24. Wali Jomblo

69 12 21
                                    

Jomblo di dunia saja ngenes, bagaimana di akhirat kelak?

◇◇☆◇◇


Di suatu masa hiduplah seorang laki-laki yang ditakdirkan menjadi waliyullah. Taat beribadah namun tetap mengabdi pada orang tuanya. Suatu hari keluarganya membuat suatu rembukan. Mengingat usia pemuda wali sudah cukup umur untuk menyempurnakan agama dengan jalan menikah.

"Meski kamu sudah terpilih menjadi seorang wali tidak menutup kemungkinan untuk menikah, bukan?" Sang ibu membujuk putranya tersebut.

"Tidak, Ibu. Ananda tidak ingin menikah. Ananda takut ibadahku justru berkurang jika tercampur dengan urusan duniawi." Tolaknya.

"Menikah bukan hanya urusan duniawi, Nak. Ini juga salah satu ibadah yang sangat disunahkan Nabi kita, Muhammad." Sang ibu tak putus asa. "Lagipula kamu memenuhi syarat untuk itu. Jadi tidak ada salahnya menjalankan sunah Rosul," lembut dan halus bujukan sang ibu tetap tak mampu menggerakkan hati sang waliyullah.

Keluarga yang lain juga tak putus asa ikut membujuk. Menurut mereka sungguh disayangkan jika darah suci yang mengalir di tubuhnya tidak memiliki ahli waris. Memang, kewaliyan seseorang tidak bisa diwarisi. Akan tetapi kemurnian karomah sudah pasti mengalir dalam tubuh keturunan. Tekad pemuda wali tetap kukuh tidak ingin menikah. Dibujuk rayu bagaimanapun tak jua membuatnya tergerak untuk melaksanakan sunah rosul. Menyempurnakan agama melalui jalur pernikahan.

Sampai suatu malam dia tertidur saat kelelahan beribadah kepada Allah, dia bermimpi aneh. Saat netranya terlelap dunia sudah berubah. Hari kiamat telah tiba. Disana, dia temukan semua ramalan tentang rupa orang-orang di hari kiamat. Ketika dilanda kebingungan besar muncullah seorang anak kecil entah darimana. Dia berlarian membawa dua gelas air di tangannya. Wajahnya ceria dengan tawa gembira. Meski dibawa berlari, dua gelas air itu sedikitpun tidak tumpah.

"Hey, Nak!" Panggilnya ketika si anak kecil berlari di sampingnya.

"Ada apa, paman?" Tanyanya menghentikan laju lari. Menghampiri pemuda wali yang sudah berkeringat. Bagaimana tidak. Matahari berada satu jengkal di atas kepala dan tanah tempat mereka berpijak serasa seperti timah mendidih.

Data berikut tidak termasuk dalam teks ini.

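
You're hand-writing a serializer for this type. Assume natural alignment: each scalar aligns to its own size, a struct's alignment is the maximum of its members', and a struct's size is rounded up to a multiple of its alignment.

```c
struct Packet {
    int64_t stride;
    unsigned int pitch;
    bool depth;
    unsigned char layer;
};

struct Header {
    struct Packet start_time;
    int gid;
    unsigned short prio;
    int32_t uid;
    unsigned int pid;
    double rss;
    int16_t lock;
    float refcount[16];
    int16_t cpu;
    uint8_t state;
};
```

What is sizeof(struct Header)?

Packet: 0..8  stride  (8B, 8-aligned); 8..12  pitch  (4B, 4-aligned); 12..13  depth  (1B, 1-aligned); 13..14  layer  (1B, 1-aligned); 14..16  -- tail padding (2B); sizeof = 16, alignof = 8
0..16  start_time  (16B, 8-aligned)
16..20  gid  (4B, 4-aligned)
20..22  prio  (2B, 2-aligned)
22..24  -- padding (2B)
24..28  uid  (4B, 4-aligned)
28..32  pid  (4B, 4-aligned)
32..40  rss  (8B, 8-aligned)
40..42  lock  (2B, 2-aligned)
42..44  -- padding (2B)
44..108  refcount  (64B, 4-aligned)
108..110  cpu  (2B, 2-aligned)
110..111  state  (1B, 1-aligned)
111..112  -- tail padding (1B)
sizeof = 112, alignof = 8

112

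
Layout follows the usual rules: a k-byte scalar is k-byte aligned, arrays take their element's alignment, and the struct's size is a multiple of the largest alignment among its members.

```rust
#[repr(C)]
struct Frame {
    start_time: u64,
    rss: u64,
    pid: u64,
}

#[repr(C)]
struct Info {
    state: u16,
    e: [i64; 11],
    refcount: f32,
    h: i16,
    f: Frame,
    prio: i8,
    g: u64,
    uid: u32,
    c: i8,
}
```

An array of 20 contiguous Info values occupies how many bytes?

3040

Frame: 0..8  start_time  (8B, 8-aligned); 8..16  rss  (8B, 8-aligned); 16..24  pid  (8B, 8-aligned); sizeof = 24, alignof = 8
0..2  state  (2B, 2-aligned)
2..8  -- padding (6B)
8..96  e  (88B, 8-aligned)
96..100  refcount  (4B, 4-aligned)
100..102  h  (2B, 2-aligned)
102..104  -- padding (2B)
104..128  f  (24B, 8-aligned)
128..129  prio  (1B, 1-aligned)
129..136  -- padding (7B)
136..144  g  (8B, 8-aligned)
144..148  uid  (4B, 4-aligned)
148..149  c  (1B, 1-aligned)
149..152  -- tail padding (3B)
sizeof = 152, alignof = 8
array of 20: 20 × 152 = 3040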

"Boleh paman minta satu gelas air yang kau bawa?" Pintanya merasa kerongkongannya sangat kering.

"Tidak." Anak kecil itu menyembunyikan dua gelas air.

"Ayolah, Nak. Paman sangat haus." Ucapnya lagi memohon.

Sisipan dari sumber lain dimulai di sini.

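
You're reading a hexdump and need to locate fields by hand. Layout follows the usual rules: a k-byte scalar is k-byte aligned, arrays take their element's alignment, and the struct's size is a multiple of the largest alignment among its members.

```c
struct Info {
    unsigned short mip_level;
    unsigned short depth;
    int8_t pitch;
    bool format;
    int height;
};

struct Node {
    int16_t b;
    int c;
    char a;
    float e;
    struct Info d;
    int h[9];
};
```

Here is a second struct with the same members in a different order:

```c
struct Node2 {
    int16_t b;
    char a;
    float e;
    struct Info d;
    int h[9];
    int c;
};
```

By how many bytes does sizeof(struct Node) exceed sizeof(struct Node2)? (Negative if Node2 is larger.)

Info: mip_level at 0 (size 2, align 2) → ends 2; depth at 2 (size 2, align 2) → ends 4; pitch at 4 (size 1, align 1) → ends 5; format at 5 (size 1, align 1) → ends 6; pad 2 to align 4 for height; height at 8 (size 4, align 4) → ends 12; total 12 bytes, alignment 4
b at 0 (size 2, align 2) → ends 2
pad 2 to align 4 for c
c at 4 (size 4, align 4) → ends 8
a at 8 (size 1, align 1) → ends 9
pad 3 to align 4 for e
e at 12 (size 4, align 4) → ends 16
d at 16 (size 12, align 4) → ends 28
h at 28 (size 36, align 4) → ends 64
total 64 bytes, alignment 4
— Node2 —
b at 0 (size 2, align 2) → ends 2
a at 2 (size 1, align 1) → ends 3
pad 1 to align 4 for e
e at 4 (size 4, align 4) → ends 8
d at 8 (size 12, align 4) → ends 20
h at 20 (size 36, align 4) → ends 56
c at 56 (size 4, align 4) → ends 60
total 60 bytes, alignment 4
64 − 60 = 4

4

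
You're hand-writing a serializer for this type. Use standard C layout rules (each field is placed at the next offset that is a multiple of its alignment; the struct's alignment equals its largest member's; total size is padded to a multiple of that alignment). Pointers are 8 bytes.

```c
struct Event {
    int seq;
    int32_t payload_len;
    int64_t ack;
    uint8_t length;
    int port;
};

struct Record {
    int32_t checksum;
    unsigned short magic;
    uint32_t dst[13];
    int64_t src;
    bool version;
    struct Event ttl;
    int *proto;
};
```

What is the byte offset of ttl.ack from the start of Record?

88

Event: seq at 0 (size 4, align 4) → ends 4; payload_len at 4 (size 4, align 4) → ends 8; ack at 8 (size 8, align 8) → ends 16; length at 16 (size 1, align 1) → ends 17; pad 3 to align 4 for port; port at 20 (size 4, align 4) → ends 24; total 24 bytes, alignment 8
checksum at 0 (size 4, align 4) → ends 4
magic at 4 (size 2, align 2) → ends 6
pad 2 to align 4 for dst
dst at 8 (size 52, align 4) → ends 60
pad 4 to align 8 for src
src at 64 (size 8, align 8) → ends 72
version at 72 (size 1, align 1) → ends 73
pad 7 to align 8 for ttl
ttl at 80 (size 24, align 8) → ends 104
within Event: ack at 8
80 + 8 = 88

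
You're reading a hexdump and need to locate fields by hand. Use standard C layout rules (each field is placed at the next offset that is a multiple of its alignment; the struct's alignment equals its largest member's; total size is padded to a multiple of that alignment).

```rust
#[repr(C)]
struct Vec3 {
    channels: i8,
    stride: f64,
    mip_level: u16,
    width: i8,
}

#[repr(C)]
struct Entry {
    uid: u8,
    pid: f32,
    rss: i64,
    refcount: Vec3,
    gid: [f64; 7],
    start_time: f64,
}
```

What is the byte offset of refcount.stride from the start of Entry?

24

Vec3: @0: channels [1B, align 1] → 1; +7 pad (align 8); @8: stride [8B, align 8] → 16; @16: mip_level [2B, align 2] → 18; @18: width [1B, align 1] → 19; +5 tail pad (align 8); size 24, align 8
@0: uid [1B, align 1] → 1
+3 pad (align 4)
@4: pid [4B, align 4] → 8
@8: rss [8B, align 8] → 16
@16: refcount [24B, align 8] → 40
within Vec3: stride at 8
16 + 8 = 24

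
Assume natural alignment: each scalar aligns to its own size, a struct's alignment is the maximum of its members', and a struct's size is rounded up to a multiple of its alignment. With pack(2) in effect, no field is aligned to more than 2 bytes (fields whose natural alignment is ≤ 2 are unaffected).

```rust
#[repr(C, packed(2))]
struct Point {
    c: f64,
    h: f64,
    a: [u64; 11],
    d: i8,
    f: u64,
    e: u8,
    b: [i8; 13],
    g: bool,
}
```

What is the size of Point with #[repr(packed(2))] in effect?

c at 0 (size 8, align 2) → ends 8
h at 8 (size 8, align 2) → ends 16
a at 16 (size 88, align 2) → ends 104
d at 104 (size 1, align 1) → ends 105
pad 1 to align 2 for f
f at 106 (size 8, align 2) → ends 114
e at 114 (size 1, align 1) → ends 115
b at 115 (size 13, align 1) → ends 128
g at 128 (size 1, align 1) → ends 129
tail pad 1 to reach multiple of 2
total 130 bytes, alignment 2

130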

"Tidak! Air ini tidak berhak untukmu. Dua air ini aku bawa khusus untuk kedua orang tuaku di depan sana." Ucapnya menunjuk kerumunan orang di barisan terdepan.

"Kalau paman mau air seperti ini, maka menikahlah. Punya anak. Nanti paman akan dapatkan air yang lebih baik dari ini." Serunya melanjutkan langkah. Kembali berlari gembira. Menyongsong kedua orang tuanya di barisan depan.

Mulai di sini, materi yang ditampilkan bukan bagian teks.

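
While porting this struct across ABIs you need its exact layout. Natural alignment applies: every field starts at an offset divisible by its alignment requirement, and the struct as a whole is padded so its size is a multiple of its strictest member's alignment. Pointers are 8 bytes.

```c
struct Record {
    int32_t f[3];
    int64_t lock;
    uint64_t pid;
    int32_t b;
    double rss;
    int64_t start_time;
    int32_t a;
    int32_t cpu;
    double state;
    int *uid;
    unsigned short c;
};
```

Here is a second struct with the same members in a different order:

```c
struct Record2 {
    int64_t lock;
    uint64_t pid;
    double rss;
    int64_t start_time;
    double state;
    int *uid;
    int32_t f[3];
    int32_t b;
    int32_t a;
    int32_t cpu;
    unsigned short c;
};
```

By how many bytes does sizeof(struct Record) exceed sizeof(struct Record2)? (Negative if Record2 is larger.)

0..12  f  (12B, 4-aligned)
12..16  -- padding (4B)
16..24  lock  (8B, 8-aligned)
24..32  pid  (8B, 8-aligned)
32..36  b  (4B, 4-aligned)
36..40  -- padding (4B)
40..48  rss  (8B, 8-aligned)
48..56  start_time  (8B, 8-aligned)
56..60  a  (4B, 4-aligned)
60..64  cpu  (4B, 4-aligned)
64..72  state  (8B, 8-aligned)
72..80  uid  (8B, 8-aligned)
80..82  c  (2B, 2-aligned)
82..88  -- tail padding (6B)
sizeof = 88, alignof = 8
— Record2 —
0..8  lock  (8B, 8-aligned)
8..16  pid  (8B, 8-aligned)
16..24  rss  (8B, 8-aligned)
24..32  start_time  (8B, 8-aligned)
32..40  state  (8B, 8-aligned)
40..48  uid  (8B, 8-aligned)
48..60  f  (12B, 4-aligned)
60..64  b  (4B, 4-aligned)
64..68  a  (4B, 4-aligned)
68..72  cpu  (4B, 4-aligned)
72..74  c  (2B, 2-aligned)
74..80  -- tail padding (6B)
sizeof = 80, alignof = 8
88 − 80 = 8

8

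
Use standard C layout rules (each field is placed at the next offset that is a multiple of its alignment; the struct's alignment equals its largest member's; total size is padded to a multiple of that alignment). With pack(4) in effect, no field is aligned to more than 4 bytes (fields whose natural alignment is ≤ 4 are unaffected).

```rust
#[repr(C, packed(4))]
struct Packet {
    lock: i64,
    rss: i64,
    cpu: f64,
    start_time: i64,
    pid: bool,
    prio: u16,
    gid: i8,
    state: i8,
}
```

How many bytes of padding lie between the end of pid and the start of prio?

1

lock at 0 (size 8, align 4) → ends 8
rss at 8 (size 8, align 4) → ends 16
cpu at 16 (size 8, align 4) → ends 24
start_time at 24 (size 8, align 4) → ends 32
pid at 32 (size 1, align 1) → ends 33
pad 1 to align 2 for prio
prio at 34 (size 2, align 2) → ends 36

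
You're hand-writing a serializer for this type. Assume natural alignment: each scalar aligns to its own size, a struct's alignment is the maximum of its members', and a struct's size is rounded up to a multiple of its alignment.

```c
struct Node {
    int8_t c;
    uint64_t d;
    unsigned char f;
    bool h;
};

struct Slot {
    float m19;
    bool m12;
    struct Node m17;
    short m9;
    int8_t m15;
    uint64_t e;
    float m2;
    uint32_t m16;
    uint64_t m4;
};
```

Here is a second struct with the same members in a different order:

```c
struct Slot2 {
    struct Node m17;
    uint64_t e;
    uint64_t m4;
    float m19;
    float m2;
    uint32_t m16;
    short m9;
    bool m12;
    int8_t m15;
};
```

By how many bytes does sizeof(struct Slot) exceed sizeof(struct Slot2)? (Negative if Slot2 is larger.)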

Mendengar perkataan si anak kecil, pemuda wali terbangun dengan keringat membanjiri tubuh. Dia duduk dalam perenungan besar. Teringat satu hadist,

"Apabila manusia mati maka amalnya terputus. Kecuali tiga hal: sedekah jariyah, ilmu yang bermanfaat, dan anak soleh yang mendoakan orang tuanya." (HR. Ahmad).

Ketika orang tua meninggal, pahala anak cucu akan terus mengalir pada mereka meski tidak didoakan. Apalagi sang anak menjadi solih dan selalu mendoakan. Derajat orang tuanya semakin dimuliakan oleh Allah. Itu sebabnya mati sebelum menikah dianggap kerugian besar. Sebab setelah mati ia tidak akan mendapat aliran amal jariyah dari anak cucu. Kecuali dirinya mempunyai amalan terbaik saat masih hidup di dunia.

◇◇◇◇◇

"Nah loh, Vel. Orang yang jomblo itu di dunia ngenes, akhirat lebih ngenes lagi," celetuk Desty sepulang dari kajian singkat usai taraweh.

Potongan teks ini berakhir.